Все это письмо — подтверждение правоты мемуариста, представившего Блудову проповедницей «православия», которое «отзывалось порохом»[967].
Под влиянием ряда факторов, включая работу «винтиков» вроде Аксаковой и Блудовой, Александр II к концу октября 1876 года отступил от прежней осторожной линии в политике по Восточному кризису. По пути из Ливадии в Петербург он произнес в Москве, в Кремле, перед многолюдным собранием короткую речь, которая сдержанно, но ясно выражала готовность к войне[968]. Оставившая об этом событии подробную дневниковую запись А. Ф. Аксакова особо выделила реплику вполголоса на французском, с которой император, под овации толпы выходя из Георгиевского зала, обратился к сопровождавшей его супруге (на чьем личном сообщении Аксаковой и основано свидетельство): «Теперь-то ты мной довольна?». Запись заключается многозначительно: «Его слова говорят о том, что в течение этих тягостных месяцев, когда на государя обрушивались самые противоположные точки зрения, именно государыня ратовала за проведение национальной политики»[969].
Бурная реакция на кремлевскую речь и завлекла Толстого в Москву — «узнавать про войну» — спустя всего неделю после проезда царя, и отразившееся в дневнике Аксаковой суждение о женском участии в «национальной политике», циркулировавшее, несомненно, во многих московских гостиных, едва ли могло остаться неизвестным автору
Толстой проникся антипатией к «славянскому делу» не дожидаясь этого скачка общественного возбуждения.
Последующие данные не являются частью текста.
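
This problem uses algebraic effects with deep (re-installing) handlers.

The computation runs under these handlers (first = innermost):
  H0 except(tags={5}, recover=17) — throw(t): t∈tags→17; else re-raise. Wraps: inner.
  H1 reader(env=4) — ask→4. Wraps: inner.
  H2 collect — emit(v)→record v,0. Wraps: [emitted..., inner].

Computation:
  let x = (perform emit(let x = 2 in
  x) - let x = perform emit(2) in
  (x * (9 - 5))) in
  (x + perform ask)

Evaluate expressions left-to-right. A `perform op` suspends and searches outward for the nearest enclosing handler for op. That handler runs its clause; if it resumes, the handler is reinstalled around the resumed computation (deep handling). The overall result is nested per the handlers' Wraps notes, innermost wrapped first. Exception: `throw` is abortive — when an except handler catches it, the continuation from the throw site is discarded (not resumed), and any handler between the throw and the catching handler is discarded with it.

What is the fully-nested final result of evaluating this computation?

Step-by-step:
emit(2) @ H2 ⇒ out+=2
emit(2) @ H2 ⇒ out+=2
ask @ H1 ⇒ 4
H0 returns 4
H1 returns 4
H2 returns [2, 2, 4]
= [2, 2, 4]

Answer: [2, 2, 4]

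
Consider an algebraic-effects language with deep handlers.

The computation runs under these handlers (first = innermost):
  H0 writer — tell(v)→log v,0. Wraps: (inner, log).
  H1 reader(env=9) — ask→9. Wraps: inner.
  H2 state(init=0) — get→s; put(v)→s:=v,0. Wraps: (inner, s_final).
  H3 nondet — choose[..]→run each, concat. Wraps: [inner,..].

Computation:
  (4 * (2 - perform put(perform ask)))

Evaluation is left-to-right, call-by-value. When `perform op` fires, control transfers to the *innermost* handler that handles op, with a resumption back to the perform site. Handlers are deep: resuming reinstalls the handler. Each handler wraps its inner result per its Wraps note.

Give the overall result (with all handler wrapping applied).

Answer: [((8, ()), 9)]

Evaluation trace:
ask @ H1 ⇒ 9
put(9) @ H2 ⇒ s:=9
H0 returns (8, ())
H1 returns (8, ())
H2 returns ((8, ()), 9)
H3 returns [((8, ()), 9)]
= [((8, ()), 9)]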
Задолго до ноябрьской поездки в Москву, в июле — тогда-то работа над романом совсем не спорилась, — он писал из Ясной Поляны Фету: «Меня задушили толки о герцеговинцах и сербах, особенно оживленные и определенные, потому что никто ничего не понимает, и нельзя ничего понимать». Сообщая тому же адресату спустя два месяца о своем возвращении из летней побывки в заволжской степи, он добавлял: «[О]тдохнул от всей этой сербской бессмыслицы; но теперь опять только и слышу и не могу даже сказать, что ничего не понимаю — понимаю, что все это слабо и глупо»[971]. Он не мог согласиться даже с теми современниками, кто, приветствуя в панславистском подъеме опыт общественной самоорганизации или манифестацию национального единства, сожалел об эксцессах такой разновидности патриотизма. Оправдание войны — да еще радостно предвкушаемой — доводами от христианства уже тогда было неприемлемо для Толстого. Сверх того, его негодование на тех, кто распространяет «оживленные и определенные» толки и (как писал он уже по возвращении из Москвы) «которым все это ясно», отразило в себе его более общий взгляд на превознесение исторической миссии России в славянском мире как ложное упрощение, подмену труда самопонимания горячкой самовосхваления. Панславизм противопоставлял свое «святое дело» безбожию турок; Толстой побивал это манихейство собственной — по-своему догматичной — дихотомией подлинности и фальши. В написанных тогда же и несколько позднее пародийных сценах с Карениным и Лидией Ивановной аналогом ложной ясности и простоты веры в спасение славян выступали восторженные заверения «Бремя Его легко» или «Это гораздо проще и легче» (429/5:22; 616/7:21) в оживленных толках о религии и спасении души.